Meine Frage lautet, "Der Biologische Vater hat kein interesse an seinem Kind (5monate) hat mich in der Schwangerschaft dessenbezüglich sitzen lassen,hat mit seiner Familie mehrfach betont das er kein Vater sein kann und nicht will...
Ich habe in der anfangs zeit der Schwangerschaft ca. 16 woche meinen neuen lebensgefährten kennengelernt er war über die Schwangerschaft bei mir hat die geburt mit erlebt auch seine familie nimmt mich und meine Tochter gut auf mich als Teil der Familie und meine Tochter als Enkeltochter... doch mein Fehler war das ich mich von Behörden überredenlassen habe das ich den Biologischen Vater angeben muss! Und bei der Beistandschaft die Festellung des Vaters beantragt habe , Das ging Fix , haben ihn ausfindig gemacht.. nun steht am 7.April der Vaterschafts test bevor. Und die eigentliche Frage lautet : " Darf ich es Abbrechen und den nicht bilogischen Vater auf userem gemeinsamen wunsch noch als Vater angeben lassen???"
"Gibt es rechtsfolgen wenn wir es tun?" Hätte der Bilogosche Vater Anfechtungsrechte oder die
Beistandschaft vom Jugendamt"??


Das liegt mir sehr am Herzen und würde mich sehr um eine baldige Antwort freuen

Sehr geehrte Fragestellerin,

gerne beantworte ich Ihre Frage.

Ich kann nur von der geplanten Vorgehensweise abraten.

Sie können grundsätzlich die Beistandschaft ohne weiteres beenden. Allerdings haben Sie bereits den wirklichen Vater angegeben. Der biologische Vater hätte nach § 1600 I Nr. 2 BGB ein Anfechtungsrecht, allerdings nicht, solange Sie mit Ihrem Freund, der die Vaterschaft anerkannt hat, in einer familiären Beziehung leben. Der biologische Vater kann sich also nicht in eine intakte Familie klagen. Allerdings hätte auch Ihr neuer Lebensgefährte ein Anfechtungsrecht und falls Ihre Beziehung scheitert, könnte er dies wahrnehmen, (falld die Frist nicht abgelaufen ist) mit der Folge, dass er dann nicht mehr der rechtliche Vater wäre.

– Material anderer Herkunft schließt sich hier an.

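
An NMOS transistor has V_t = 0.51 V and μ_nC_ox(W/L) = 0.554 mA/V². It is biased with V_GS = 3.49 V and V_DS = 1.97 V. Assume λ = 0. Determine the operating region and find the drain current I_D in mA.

V_ov = V_GS − V_t = 3.49 − 0.51 = 2.98 V.
Since V_DS = 1.97 V < V_ov = 2.98 V, the device is in the triode region.
I_D = k_n [V_ov · V_DS − ½ V_DS²] = 0.554 × [2.98 × 1.97 − 0.5 × 1.97²] = 2.18 mA.

Triode; I_D = 2.18 mA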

Besonders gefährlich ist Ihr Vorhaben, falls in irgendeiner Form Sozialleistungen beantragt werden müssen. Dies gilt auch für UVG Leistungen. Denn wenn Sie bewusst den falschen Vater angegeben und dann Leistungen beziehen, begehen Sie Betrug.

Auch das Jugendamt kann nicht anfechten, solange zwischen Ihrem Lebensgefährten und dem Kind eine sozial- familiäre Beziehung besteht. Endet diese, wäre wieder eine Anfechtungsmöglichkeit gegeben, allerdings in Ihrem Fall nur für den biologischen Vater.

Im Falle des Scheiterns der Beziehung, droht also Ihre Konstruktion zu zerbrechen.

Der bessere Weg wäre es das Verfahren jetzt fortzusetzen und dann zu vrsuchen vom Vater die Einwilligung zur Adoption zu erhalten. Wenn er sich um das Kind nicht kümmern will und wenn er sich auch den Unterhaltspflichten entziehen will, müsste er einverstanden sein. Wenn zwischen Ihrem Lebenspartner und dem Kind ein Eltern-Kind Verhältnis entsteht oder schon besteht, dann hätte dieses Vorhaben Chancen.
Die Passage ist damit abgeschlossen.